BS: And where does that joy for genre-weaving come from – your DJing?
SJ: I don’t know if it was because of DJing, I think they probably both come from the same drive, in that I just like loads of music. When I hear shit that I like, I want to play it, recreate it or incorporate it somehow, and hear connections between things. That was something I liked about DJing; you’ve got all your music to pick from, and you can just like choose bits of everything. That’s also what’s cool about production and sampling, it’s the same thing where you can make references to really disparate things and pull it all together, the art is trying to make it make sense. 

BS: Your debut album was released last month, how did you land on the name?
SJ: With radio, and when you think about hearing music on the internet, there are these signals and points on a map that you could kind of… have you ever used that app Radio Garden? There’s a globe and it’s got loads of radio stations from around the world, it’s so sick. You can lock into any of them and go to the middle of Mongolia or Saudi Arabia. I like that idea, in a visual way, thinking about music and cultural signifiers. I sometimes talk about music as a carrier signal for other cultural and political ideas. Three of the songs on the album are called Signal as well, I like the idea of not just one title track. 

BS: You once described the project as a self-portrait, but also a reflection of the world changing around you. How did you find that transition from lockdown isolation to everything opening up again?
SJ: Covid definitely made it easier to begin with, because at that point I was living with my parents. I didn’t have to worry about too much and had unlimited time to experiment, which was good. I wrote quite a lot of the album then. I don’t really know if it made it harder or easier, I guess it would have been done quicker if I’d just been locked down for the whole year, but it’s not a lockdown album. There’s the general sense that stuff is going on in the world and there are all these massive changes happening, not just Covid but also the Black Lives Matter [protests]. All this gets reflected because it’s what’s on your mind.
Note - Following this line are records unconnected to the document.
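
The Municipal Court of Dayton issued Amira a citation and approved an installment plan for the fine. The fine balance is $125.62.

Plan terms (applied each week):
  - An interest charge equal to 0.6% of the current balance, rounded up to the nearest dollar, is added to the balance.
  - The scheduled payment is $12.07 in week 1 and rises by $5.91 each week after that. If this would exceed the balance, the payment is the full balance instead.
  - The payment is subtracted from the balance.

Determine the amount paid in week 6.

Week 1: opening $125.62; interest $1.00 → $126.62; payment $12.07; balance $114.55
Week 2: opening $114.55; interest $1.00 → $115.55; payment $17.98; balance $97.57
Week 3: opening $97.57; interest $1.00 → $98.57; payment $23.89; balance $74.68
Week 4: opening $74.68; interest $1.00 → $75.68; payment $29.80; balance $45.88
Week 5: opening $45.88; interest $1.00 → $46.88; payment $35.71; balance $11.17
Week 6: opening $11.17; interest $1.00 → $12.17; payment $12.17; balance $0.00

$12.17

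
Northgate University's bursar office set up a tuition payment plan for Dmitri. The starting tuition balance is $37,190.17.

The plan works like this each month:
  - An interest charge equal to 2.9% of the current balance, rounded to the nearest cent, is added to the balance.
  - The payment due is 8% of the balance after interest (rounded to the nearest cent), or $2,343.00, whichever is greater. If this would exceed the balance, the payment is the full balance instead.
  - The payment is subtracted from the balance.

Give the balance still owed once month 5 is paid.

# | Opening | Interest | Payment | End bal
1 | $37,190.17 | $1,078.51 | $3,061.49 | $35,207.19
2 | $35,207.19 | $1,021.01 | $2,898.26 | $33,329.94
3 | $33,329.94 | $966.57 | $2,743.72 | $31,552.79
4 | $31,552.79 | $915.03 | $2,597.43 | $29,870.39
5 | $29,870.39 | $866.24 | $2,458.93 | $28,277.70

$28,277.70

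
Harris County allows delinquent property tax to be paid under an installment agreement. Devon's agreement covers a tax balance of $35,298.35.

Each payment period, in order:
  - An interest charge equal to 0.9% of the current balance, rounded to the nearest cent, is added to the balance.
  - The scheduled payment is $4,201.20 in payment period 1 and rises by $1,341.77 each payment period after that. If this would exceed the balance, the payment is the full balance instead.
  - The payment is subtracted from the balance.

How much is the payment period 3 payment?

# | Opening | Interest | Payment | End bal
1 | $35,298.35 | $317.69 | $4,201.20 | $31,414.84
2 | $31,414.84 | $282.73 | $5,542.97 | $26,154.60
3 | $26,154.60 | $235.39 | $6,884.74 | $19,505.25

$6,884.74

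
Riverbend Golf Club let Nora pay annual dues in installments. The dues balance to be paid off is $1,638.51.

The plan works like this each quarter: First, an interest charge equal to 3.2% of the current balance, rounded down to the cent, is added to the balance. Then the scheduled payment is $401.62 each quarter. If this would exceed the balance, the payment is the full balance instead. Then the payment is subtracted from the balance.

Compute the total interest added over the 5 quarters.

$146.76

# | Opening | Interest | Payment | End bal
1 | $1,638.51 | $52.43 | $401.62 | $1,289.32
2 | $1,289.32 | $41.25 | $401.62 | $928.95
3 | $928.95 | $29.72 | $401.62 | $557.05
4 | $557.05 | $17.82 | $401.62 | $173.25
5 | $173.25 | $5.54 | $178.79 | $0.00
Total interest: $52.43 + $41.25 + $29.72 + $17.82 + $5.54 = $146.76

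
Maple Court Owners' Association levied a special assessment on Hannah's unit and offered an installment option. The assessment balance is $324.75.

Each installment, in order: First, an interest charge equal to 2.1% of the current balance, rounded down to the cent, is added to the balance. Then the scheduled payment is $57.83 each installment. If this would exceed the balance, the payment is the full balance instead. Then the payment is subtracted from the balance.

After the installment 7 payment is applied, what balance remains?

Installment 1: opening $324.75; interest $6.81 → $331.56; payment $57.83; balance $273.73
Installment 2: opening $273.73; interest $5.74 → $279.47; payment $57.83; balance $221.64
Installment 3: opening $221.64; interest $4.65 → $226.29; payment $57.83; balance $168.46
Installment 4: opening $168.46; interest $3.53 → $171.99; payment $57.83; balance $114.16
Installment 5: opening $114.16; interest $2.39 → $116.55; payment $57.83; balance $58.72
Installment 6: opening $58.72; interest $1.23 → $59.95; payment $57.83; balance $2.12
Installment 7: opening $2.12; interest $0.04 → $2.16; payment $2.16; balance $0.00

$0.00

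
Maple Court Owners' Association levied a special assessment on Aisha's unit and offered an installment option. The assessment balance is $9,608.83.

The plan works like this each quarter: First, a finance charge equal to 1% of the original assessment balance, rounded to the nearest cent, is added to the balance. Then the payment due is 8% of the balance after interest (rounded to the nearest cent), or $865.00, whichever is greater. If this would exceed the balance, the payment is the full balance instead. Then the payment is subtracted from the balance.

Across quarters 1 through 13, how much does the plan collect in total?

$10,858.00

Quarter 1: $9,608.83 +$96.09 interest = $9,704.92; pay $865.00 → $8,839.92
Quarter 2: $8,839.92 +$96.09 interest = $8,936.01; pay $865.00 → $8,071.01
Quarter 3: $8,071.01 +$96.09 interest = $8,167.10; pay $865.00 → $7,302.10
Quarter 4: $7,302.10 +$96.09 interest = $7,398.19; pay $865.00 → $6,533.19
Quarter 5: $6,533.19 +$96.09 interest = $6,629.28; pay $865.00 → $5,764.28
Quarter 6: $5,764.28 +$96.09 interest = $5,860.37; pay $865.00 → $4,995.37
Quarter 7: $4,995.37 +$96.09 interest = $5,091.46; pay $865.00 → $4,226.46
Quarter 8: $4,226.46 +$96.09 interest = $4,322.55; pay $865.00 → $3,457.55
Quarter 9: $3,457.55 +$96.09 interest = $3,553.64; pay $865.00 → $2,688.64
Quarter 10: $2,688.64 +$96.09 interest = $2,784.73; pay $865.00 → $1,919.73
Quarter 11: $1,919.73 +$96.09 interest = $2,015.82; pay $865.00 → $1,150.82
Quarter 12: $1,150.82 +$96.09 interest = $1,246.91; pay $865.00 → $381.91
Quarter 13: $381.91 +$96.09 interest = $478.00; pay $478.00 → $0.00
Total paid: $10,858.00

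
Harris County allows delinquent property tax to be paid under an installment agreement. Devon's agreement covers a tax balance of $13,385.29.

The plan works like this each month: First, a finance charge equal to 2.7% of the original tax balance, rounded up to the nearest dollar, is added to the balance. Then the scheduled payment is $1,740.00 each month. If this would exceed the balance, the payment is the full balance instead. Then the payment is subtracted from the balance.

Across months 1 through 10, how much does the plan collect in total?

# | Opening | Interest | Payment | End bal
1 | $13,385.29 | $362.00 | $1,740.00 | $12,007.29
2 | $12,007.29 | $362.00 | $1,740.00 | $10,629.29
3 | $10,629.29 | $362.00 | $1,740.00 | $9,251.29
4 | $9,251.29 | $362.00 | $1,740.00 | $7,873.29
5 | $7,873.29 | $362.00 | $1,740.00 | $6,495.29
6 | $6,495.29 | $362.00 | $1,740.00 | $5,117.29
7 | $5,117.29 | $362.00 | $1,740.00 | $3,739.29
8 | $3,739.29 | $362.00 | $1,740.00 | $2,361.29
9 | $2,361.29 | $362.00 | $1,740.00 | $983.29
10 | $983.29 | $362.00 | $1,345.29 | $0.00
Total paid: $17,005.29

$17,005.29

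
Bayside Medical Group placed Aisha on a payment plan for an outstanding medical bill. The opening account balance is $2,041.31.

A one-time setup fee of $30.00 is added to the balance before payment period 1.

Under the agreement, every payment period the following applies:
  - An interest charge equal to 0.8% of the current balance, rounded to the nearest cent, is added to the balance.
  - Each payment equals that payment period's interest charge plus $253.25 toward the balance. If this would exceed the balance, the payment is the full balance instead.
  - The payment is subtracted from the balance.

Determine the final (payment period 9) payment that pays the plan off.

Payment period 1: $2,071.31 +$16.57 interest = $2,087.88; pay $269.82 → $1,818.06
Payment period 2: $1,818.06 +$14.54 interest = $1,832.60; pay $267.79 → $1,564.81
Payment period 3: $1,564.81 +$12.52 interest = $1,577.33; pay $265.77 → $1,311.56
Payment period 4: $1,311.56 +$10.49 interest = $1,322.05; pay $263.74 → $1,058.31
Payment period 5: $1,058.31 +$8.47 interest = $1,066.78; pay $261.72 → $805.06
Payment period 6: $805.06 +$6.44 interest = $811.50; pay $259.69 → $551.81
Payment period 7: $551.81 +$4.41 interest = $556.22; pay $257.66 → $298.56
Payment period 8: $298.56 +$2.39 interest = $300.95; pay $255.64 → $45.31
Payment period 9: $45.31 +$0.36 interest = $45.67; pay $45.67 → $0.00

$45.67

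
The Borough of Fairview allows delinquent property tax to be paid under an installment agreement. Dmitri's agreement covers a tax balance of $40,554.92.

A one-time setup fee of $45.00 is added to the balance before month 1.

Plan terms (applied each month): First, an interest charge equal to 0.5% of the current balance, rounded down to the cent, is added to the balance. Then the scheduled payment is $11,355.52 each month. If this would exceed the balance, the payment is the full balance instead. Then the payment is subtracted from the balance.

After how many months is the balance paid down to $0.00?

Month 1: $40,599.92 +$202.99 interest = $40,802.91; pay $11,355.52 → $29,447.39
Month 2: $29,447.39 +$147.23 interest = $29,594.62; pay $11,355.52 → $18,239.10
Month 3: $18,239.10 +$91.19 interest = $18,330.29; pay $11,355.52 → $6,974.77
Month 4: $6,974.77 +$34.87 interest = $7,009.64; pay $7,009.64 → $0.00
Balance reaches $0.00 in month 4.

4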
BS: What was the first song you finished?
SJ: I’m pretty sure it was Feedback Song with Low Loudly. There’s another song with her on the album, and also the ones with HALINA and Trim, those are the ones I enjoy the most, because it’s not me singing. I can’t really listen to my own voice. 
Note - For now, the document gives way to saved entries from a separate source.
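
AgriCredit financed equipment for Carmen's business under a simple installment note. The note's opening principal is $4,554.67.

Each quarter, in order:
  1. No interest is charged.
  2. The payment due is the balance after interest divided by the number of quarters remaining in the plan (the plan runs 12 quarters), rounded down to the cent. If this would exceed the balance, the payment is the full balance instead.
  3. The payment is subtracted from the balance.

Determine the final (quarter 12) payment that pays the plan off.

$379.56

Quarter 1: opening $4,554.67; payment $379.55; balance $4,175.12
Quarter 2: opening $4,175.12; payment $379.55; balance $3,795.57
Quarter 3: opening $3,795.57; payment $379.55; balance $3,416.02
Quarter 4: opening $3,416.02; payment $379.55; balance $3,036.47
Quarter 5: opening $3,036.47; payment $379.55; balance $2,656.92
Quarter 6: opening $2,656.92; payment $379.56; balance $2,277.36
Quarter 7: opening $2,277.36; payment $379.56; balance $1,897.80
Quarter 8: opening $1,897.80; payment $379.56; balance $1,518.24
Quarter 9: opening $1,518.24; payment $379.56; balance $1,138.68
Quarter 10: opening $1,138.68; payment $379.56; balance $759.12
Quarter 11: opening $759.12; payment $379.56; balance $379.56
Quarter 12: opening $379.56; payment $379.56; balance $0.00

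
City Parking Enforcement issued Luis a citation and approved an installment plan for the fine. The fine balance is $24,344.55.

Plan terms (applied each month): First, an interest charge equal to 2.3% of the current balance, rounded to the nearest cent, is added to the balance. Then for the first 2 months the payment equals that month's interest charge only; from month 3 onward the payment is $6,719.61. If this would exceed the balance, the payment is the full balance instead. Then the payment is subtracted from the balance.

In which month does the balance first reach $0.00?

Month 1: opening $24,344.55; interest $559.92 → $24,904.47; payment $559.92; balance $24,344.55
Month 2: opening $24,344.55; interest $559.92 → $24,904.47; payment $559.92; balance $24,344.55
Month 3: opening $24,344.55; interest $559.92 → $24,904.47; payment $6,719.61; balance $18,184.86
Month 4: opening $18,184.86; interest $418.25 → $18,603.11; payment $6,719.61; balance $11,883.50
Month 5: opening $11,883.50; interest $273.32 → $12,156.82; payment $6,719.61; balance $5,437.21
Month 6: opening $5,437.21; interest $125.06 → $5,562.27; payment $5,562.27; balance $0.00
Balance reaches $0.00 in month 6.

6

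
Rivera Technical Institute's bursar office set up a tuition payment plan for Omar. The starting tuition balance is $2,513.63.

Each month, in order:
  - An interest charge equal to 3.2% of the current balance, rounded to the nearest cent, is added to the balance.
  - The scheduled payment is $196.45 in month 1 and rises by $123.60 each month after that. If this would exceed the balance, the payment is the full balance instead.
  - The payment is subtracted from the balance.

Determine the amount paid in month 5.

$690.85

# | Opening | Interest | Payment | End bal
1 | $2,513.63 | $80.44 | $196.45 | $2,397.62
2 | $2,397.62 | $76.72 | $320.05 | $2,154.29
3 | $2,154.29 | $68.94 | $443.65 | $1,779.58
4 | $1,779.58 | $56.95 | $567.25 | $1,269.28
5 | $1,269.28 | $40.62 | $690.85 | $619.05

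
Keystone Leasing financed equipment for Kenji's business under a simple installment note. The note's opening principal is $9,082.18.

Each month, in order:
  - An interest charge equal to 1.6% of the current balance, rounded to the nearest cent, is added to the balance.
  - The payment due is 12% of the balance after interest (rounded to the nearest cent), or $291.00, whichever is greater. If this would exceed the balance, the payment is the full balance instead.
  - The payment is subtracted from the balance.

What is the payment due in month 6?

# | Opening | Interest | Payment | End bal
1 | $9,082.18 | $145.31 | $1,107.30 | $8,120.19
2 | $8,120.19 | $129.92 | $990.01 | $7,260.10
3 | $7,260.10 | $116.16 | $885.15 | $6,491.11
4 | $6,491.11 | $103.86 | $791.40 | $5,803.57
5 | $5,803.57 | $92.86 | $707.57 | $5,188.86
6 | $5,188.86 | $83.02 | $632.63 | $4,639.25

$632.63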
BS: Do you prefer collaborating, then?
SJ: I do like collaborating, but there’s a certain freedom you have when you’re making tracks by yourself. I don’t think I’m as good at collaborating as other people, or maybe I’m just not as good as I’d like to be. Some people can communicate their ideas to someone else easily. If I make something by myself and it isn’t how I want it, I can just change it, but when you’re collaborating there’s always compromise. All the collaborations I did on the album weren’t really like that, it was pretty effortless.
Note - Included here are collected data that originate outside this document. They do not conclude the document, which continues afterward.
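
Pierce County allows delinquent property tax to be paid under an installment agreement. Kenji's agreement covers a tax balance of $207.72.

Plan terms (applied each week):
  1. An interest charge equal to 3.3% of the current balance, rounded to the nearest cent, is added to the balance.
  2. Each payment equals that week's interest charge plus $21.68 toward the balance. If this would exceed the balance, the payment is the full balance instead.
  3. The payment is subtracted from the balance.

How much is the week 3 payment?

Week 1: opening $207.72; interest $6.85 → $214.57; payment $28.53; balance $186.04
Week 2: opening $186.04; interest $6.14 → $192.18; payment $27.82; balance $164.36
Week 3: opening $164.36; interest $5.42 → $169.78; payment $27.10; balance $142.68

$27.10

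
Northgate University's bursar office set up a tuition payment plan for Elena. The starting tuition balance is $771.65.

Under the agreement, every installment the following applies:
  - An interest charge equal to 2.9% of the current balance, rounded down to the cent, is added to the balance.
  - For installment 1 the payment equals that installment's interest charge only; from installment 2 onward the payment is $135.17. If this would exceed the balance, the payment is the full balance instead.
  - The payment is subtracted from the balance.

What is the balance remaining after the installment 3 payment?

Installment 1: $771.65 +$22.37 interest = $794.02; pay $22.37 → $771.65
Installment 2: $771.65 +$22.37 interest = $794.02; pay $135.17 → $658.85
Installment 3: $658.85 +$19.10 interest = $677.95; pay $135.17 → $542.78

$542.78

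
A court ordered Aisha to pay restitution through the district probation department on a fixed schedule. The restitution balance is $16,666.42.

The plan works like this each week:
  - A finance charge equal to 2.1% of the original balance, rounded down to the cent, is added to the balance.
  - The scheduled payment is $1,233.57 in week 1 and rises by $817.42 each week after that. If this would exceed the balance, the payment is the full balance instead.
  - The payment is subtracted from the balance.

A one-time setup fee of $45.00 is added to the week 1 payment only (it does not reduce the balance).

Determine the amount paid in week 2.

Week 1: opening $16,666.42; interest $349.99 → $17,016.41; payment $1,233.57 (+ $45.00 fee); balance $15,782.84
Week 2: opening $15,782.84; interest $349.99 → $16,132.83; payment $2,050.99; balance $14,081.84

$2,050.99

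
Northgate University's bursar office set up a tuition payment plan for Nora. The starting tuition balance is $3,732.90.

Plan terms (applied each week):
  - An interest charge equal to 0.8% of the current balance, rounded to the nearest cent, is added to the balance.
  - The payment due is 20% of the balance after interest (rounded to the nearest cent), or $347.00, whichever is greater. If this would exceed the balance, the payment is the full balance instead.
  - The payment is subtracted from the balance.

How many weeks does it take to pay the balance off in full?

9

Week 1: opening $3,732.90; interest $29.86 → $3,762.76; payment $752.55; balance $3,010.21
Week 2: opening $3,010.21; interest $24.08 → $3,034.29; payment $606.86; balance $2,427.43
Week 3: opening $2,427.43; interest $19.42 → $2,446.85; payment $489.37; balance $1,957.48
Week 4: opening $1,957.48; interest $15.66 → $1,973.14; payment $394.63; balance $1,578.51
Week 5: opening $1,578.51; interest $12.63 → $1,591.14; payment $347.00; balance $1,244.14
Week 6: opening $1,244.14; interest $9.95 → $1,254.09; payment $347.00; balance $907.09
Week 7: opening $907.09; interest $7.26 → $914.35; payment $347.00; balance $567.35
Week 8: opening $567.35; interest $4.54 → $571.89; payment $347.00; balance $224.89
Week 9: opening $224.89; interest $1.80 → $226.69; payment $226.69; balance $0.00
Balance reaches $0.00 in week 9.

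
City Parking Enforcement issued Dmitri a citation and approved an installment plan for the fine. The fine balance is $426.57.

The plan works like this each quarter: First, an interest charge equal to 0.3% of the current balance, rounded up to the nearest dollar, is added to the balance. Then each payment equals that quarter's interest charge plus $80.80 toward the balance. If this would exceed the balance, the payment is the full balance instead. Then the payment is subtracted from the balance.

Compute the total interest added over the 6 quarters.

Quarter 1: $426.57 +$2.00 interest = $428.57; pay $82.80 → $345.77
Quarter 2: $345.77 +$2.00 interest = $347.77; pay $82.80 → $264.97
Quarter 3: $264.97 +$1.00 interest = $265.97; pay $81.80 → $184.17
Quarter 4: $184.17 +$1.00 interest = $185.17; pay $81.80 → $103.37
Quarter 5: $103.37 +$1.00 interest = $104.37; pay $81.80 → $22.57
Quarter 6: $22.57 +$1.00 interest = $23.57; pay $23.57 → $0.00
Total interest: $2.00 + $2.00 + $1.00 + $1.00 + $1.00 + $1.00 = $8.00

$8.00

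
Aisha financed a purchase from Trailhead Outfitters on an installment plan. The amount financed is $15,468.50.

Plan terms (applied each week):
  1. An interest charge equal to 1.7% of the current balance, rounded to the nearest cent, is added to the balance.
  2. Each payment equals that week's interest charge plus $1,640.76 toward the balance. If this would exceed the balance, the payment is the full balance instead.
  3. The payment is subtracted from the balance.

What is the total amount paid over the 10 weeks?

$16,842.96

Week 1: $15,468.50 +$262.96 interest = $15,731.46; pay $1,903.72 → $13,827.74
Week 2: $13,827.74 +$235.07 interest = $14,062.81; pay $1,875.83 → $12,186.98
Week 3: $12,186.98 +$207.18 interest = $12,394.16; pay $1,847.94 → $10,546.22
Week 4: $10,546.22 +$179.29 interest = $10,725.51; pay $1,820.05 → $8,905.46
Week 5: $8,905.46 +$151.39 interest = $9,056.85; pay $1,792.15 → $7,264.70
Week 6: $7,264.70 +$123.50 interest = $7,388.20; pay $1,764.26 → $5,623.94
Week 7: $5,623.94 +$95.61 interest = $5,719.55; pay $1,736.37 → $3,983.18
Week 8: $3,983.18 +$67.71 interest = $4,050.89; pay $1,708.47 → $2,342.42
Week 9: $2,342.42 +$39.82 interest = $2,382.24; pay $1,680.58 → $701.66
Week 10: $701.66 +$11.93 interest = $713.59; pay $713.59 → $0.00
Total paid: $16,842.96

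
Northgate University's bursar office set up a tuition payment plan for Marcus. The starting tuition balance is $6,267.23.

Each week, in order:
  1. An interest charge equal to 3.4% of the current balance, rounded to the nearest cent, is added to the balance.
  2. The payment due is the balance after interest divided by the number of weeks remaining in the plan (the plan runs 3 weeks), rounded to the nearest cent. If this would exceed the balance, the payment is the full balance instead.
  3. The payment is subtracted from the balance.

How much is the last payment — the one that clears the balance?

Week 1: $6,267.23 +$213.09 interest = $6,480.32; pay $2,160.11 → $4,320.21
Week 2: $4,320.21 +$146.89 interest = $4,467.10; pay $2,233.55 → $2,233.55
Week 3: $2,233.55 +$75.94 interest = $2,309.49; pay $2,309.49 → $0.00

$2,309.49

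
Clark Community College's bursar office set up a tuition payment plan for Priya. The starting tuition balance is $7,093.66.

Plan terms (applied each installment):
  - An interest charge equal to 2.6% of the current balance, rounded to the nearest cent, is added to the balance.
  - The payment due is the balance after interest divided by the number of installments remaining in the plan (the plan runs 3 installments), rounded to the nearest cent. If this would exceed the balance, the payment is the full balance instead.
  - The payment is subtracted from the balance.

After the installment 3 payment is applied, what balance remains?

$0.00

Installment 1: opening $7,093.66; interest $184.44 → $7,278.10; payment $2,426.03; balance $4,852.07
Installment 2: opening $4,852.07; interest $126.15 → $4,978.22; payment $2,489.11; balance $2,489.11
Installment 3: opening $2,489.11; interest $64.72 → $2,553.83; payment $2,553.83; balance $0.00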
BS: No Angels is an insanely broody and emotional UKG track. Was that an intentional subversion of the bubbly, chart-topping garage that broke the genre into the mainstream?
SJ: I think a lot of my like favourite garage isn’t that kind of like party garage – which has got its place for sure – but getting closer to dubstep times when it was like a bit darker. It was never really sad, more dark and grimy. A big influence on me when I was getting into all of that was Burial. That’s very garage-y and really sad, and I feel like that had an effect on how I think about dance music basically. A lot of his music is kind of post-rave; post-rave in terms of ‘afters’, and also post-rave in terms of history. The thing of like, coming down off the 90s or whatever was happening.